Sexta-feira, 17 Maio

“Memória”s de Apichatpong Weerasethakul, onze anos depois da Palma de Ouro

Onipresente nas listas de expetativas para o cinema autoral em 2021 – e, sobretudo, para o possível cardápio de Cannes -, “Memória”, faz a diva do risco e das experiências Tilda Swinton mergulhar na floresta simbólica que viceja na obra do diretor tailandês Apichatpong Weerasethakul, hoje com 50 anos. Ela interpreta uma escocesa que, em visita à Colômbia, começa a perceber estranhos sons rodeando os seus passos, procurando encontrar uma aparência para esses ruídos. É uma manifestação da sinestesia que o realizador de “Tropical Malady” (2004) usa para evocar e explorar a fantasia, numa mistura de cinema, artes visuais, misticismo e antropologia. Mistura essa que, onze anos atrás, deu a ele a Palma de Ouro – a única conquistada pela Tailândia – por “O Tio Boonmee Que Se Lembra Das Suas Vidas Anteriores” (“Loong Boonmee raleuk chat”, 2010).

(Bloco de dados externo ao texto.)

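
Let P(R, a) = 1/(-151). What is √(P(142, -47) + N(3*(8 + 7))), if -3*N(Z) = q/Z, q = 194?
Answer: I*√66656685/6795 ≈ 1.2015*I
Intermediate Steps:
P(R, a) = -1/151
N(Z) = -194/(3*Z)
√(P(142, -47) + N(3*(8 + 7))) = √(-1/151 - 194*1/(3*(8 + 7))/3) = √(-1/151 - 194/(3*(3*15))) = √(-1/151 - 194/3/45) = √(-1/151 - 194/3*1/45) = √(-1/151 - 194/135) = √(-29429/20385) = I*√66656685/6795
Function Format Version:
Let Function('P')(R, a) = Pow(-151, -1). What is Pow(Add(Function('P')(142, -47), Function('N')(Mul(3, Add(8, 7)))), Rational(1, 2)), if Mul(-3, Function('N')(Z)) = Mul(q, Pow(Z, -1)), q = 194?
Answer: Mul(Rational(1, 6795), I, Pow(66656685, Rational(1, 2))) ≈ Mul(1.2015, I)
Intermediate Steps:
Function('P')(R, a) = Rational(-1, 151)
Function('N')(Z) = Mul(Rational(-194, 3), Pow(Z, -1)) (Function('N')(Z) = Mul(Rational(-1, 3), Mul(194, Pow(Z, -1))) = Mul(Rational(-194, 3), Pow(Z, -1)))
Pow(Add(Function('P')(142, -47), Function('N')(Mul(3, Add(8, 7)))), Rational(1, 2)) = Pow(Add(Rational(-1, 151), Mul(Rational(-194, 3), Pow(Mul(3, Add(8, 7)), -1))), Rational(1, 2)) = Pow(Add(Rational(-1, 151), Mul(Rational(-194, 3), Pow(Mul(3, 15), -1))), Rational(1, 2)) = Pow(Add(Rational(-1, 151), Mul(Rational(-194, 3), Pow(45, -1))), Rational(1, 2)) = Pow(Add(Rational(-1, 151), Mul(Rational(-194, 3), Rational(1, 45))), Rational(1, 2)) = Pow(Add(Rational(-1, 151), Rational(-194, 135)), Rational(1, 2)) = Pow(Rational(-29429, 20385), Rational(1, 2)) = Mul(Rational(1, 6795), I, Pow(66656685, Rational(1, 2)))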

A partir de um diálogo com a prosa espiritualista de Phra Sripariyattiweti, Apichatpong narra o ritual de desapego e despedida do mundo carnal empreendido pelo viúvo Boonmee (Thanapat Saisaymar), um doente terminal com uma doença nos rins que procura morrer em paz, na companhia dos seus familiares, até ser visitado pelo espírito da sua mulher e por entidades das matas encarnadas em criaturas de feições animais. Ali, o cineasta fazia uma reflexão sobre a dicotomia Natureza e Civilização, ao mesmo tempo em que discutia a conexão da sua nação com a ancestralidade e a violência que acossava os jovens . Havia ainda uma discussão sobre a finitude do próprio cinema, a partir do fim da película.

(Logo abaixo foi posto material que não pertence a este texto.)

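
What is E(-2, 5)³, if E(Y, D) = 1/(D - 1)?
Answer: 1/64 ≈ 0.015625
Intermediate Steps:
E(Y, D) = 1/(-1 + D)
E(-2, 5)³ = (1/(-1 + 5))³ = (1/4)³ = (¼)³ = 1/64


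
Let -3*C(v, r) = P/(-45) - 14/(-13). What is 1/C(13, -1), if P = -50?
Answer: -351/256 ≈ -1.3711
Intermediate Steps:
C(v, r) = -256/351 (C(v, r) = -(-50/(-45) - 14/(-13))/3 = -(-50*(-1/45) - 14*(-1/13))/3 = -(10/9 + 14/13)/3 = -⅓*256/117 = -256/351)
1/C(13, -1) = 1/(-256/351) = -351/256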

Numa pequena entrevista por e-mail ao C7nema, Apichatpong lembra como “Tio Boonmee” foi rodado e fala da longa-metragem inédita, despertando no público a perceção de que há política na fábula.  

De que forma o “Tio Boonmee” consolida e amplifica a sua perceção do que é uma fábula, do que é realismo e do que é narrativa experimental? Qual foi o grande legado desta mistura entre a fantasia e a realidade?

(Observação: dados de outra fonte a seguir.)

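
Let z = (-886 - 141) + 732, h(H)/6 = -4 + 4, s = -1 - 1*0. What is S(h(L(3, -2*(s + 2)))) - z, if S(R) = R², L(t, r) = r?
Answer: 295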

Quando fiz o filme não prestei muita atenção às formas dele como um todo, e, sim, idealizei, a sua estrutura por “capítulos”, segmentos. Na metade das filmagens, comecei a ter uma vaga ideia do que a narrativa precisava. Mas ao todo, não estava muito consciente da realidade, da fantasia. Era o que era.

A que tradição cinematográfica “Tio Boonmee” conecta-se e o que simboliza sobre a forma como os tailandeses produziram filmes no passado? O que o filme mudou na sua dinâmica de produção depois desse filme?

Eu baseei o filme em programas de televisão, histórias de fantasmas e BDs baratas, com as quais cresci. Tivemos muito tempo no set para refletir, para apreciar a dinâmica da equipa, embora, naquela época, precisasse filmar cada produção durante meio ano, se possível. Em comparação com o agora, que tudo é digital, os filmes atuais são filmados num mês ou menos. Sinto a falta do fluxo de trabalho do filme em celulóide: ali está o ofício, a elegância do processo.

Como o seu próximo filme, “MEMORIA”, relaciona-se, nas reflexões de tempo e espaço, com as suas longas.metragens anteriores, como “Tio Boonmee”? Como foi a sua experiência na América Latina? 

MEMORIA” compartilha muitas semelhanças com os meus outros filmes, na perceção do tempo e na utilização de recordações pessoais. Ainda é um filme pequeno, uma história simples, com sequências mais longas e menos close ups. Talvez reflita a minha relação com a Colômbia: adoro a sua paisagem aberta, as suas montanhas maciças, o seu céu aberto. Gosto muito em trabalhar lá porque encontro entre neles a melhor equipa e grandes apoiantes.

O que a fábula simboliza como um formato narrativo para os novos tempos e o que existe de política na representação do fantástico que faz?

É uma maneira de tentar preservar o ato de narrar e o sentimentos que as histórias geram. Acho que a dimensão do tempo é a beleza do cinema, comparares a experiência de um filme a uma pintura ou à literatura. O cinema é como um fantasma, não tem aspecto físico… mas tem a emoção e o temperamento. Portanto, é uma ferramenta política, um evento em si, para transmitir, instigar, inspirar, imprimir. Aho que todos os filmes, mesmo “Godzilla”, são políticos.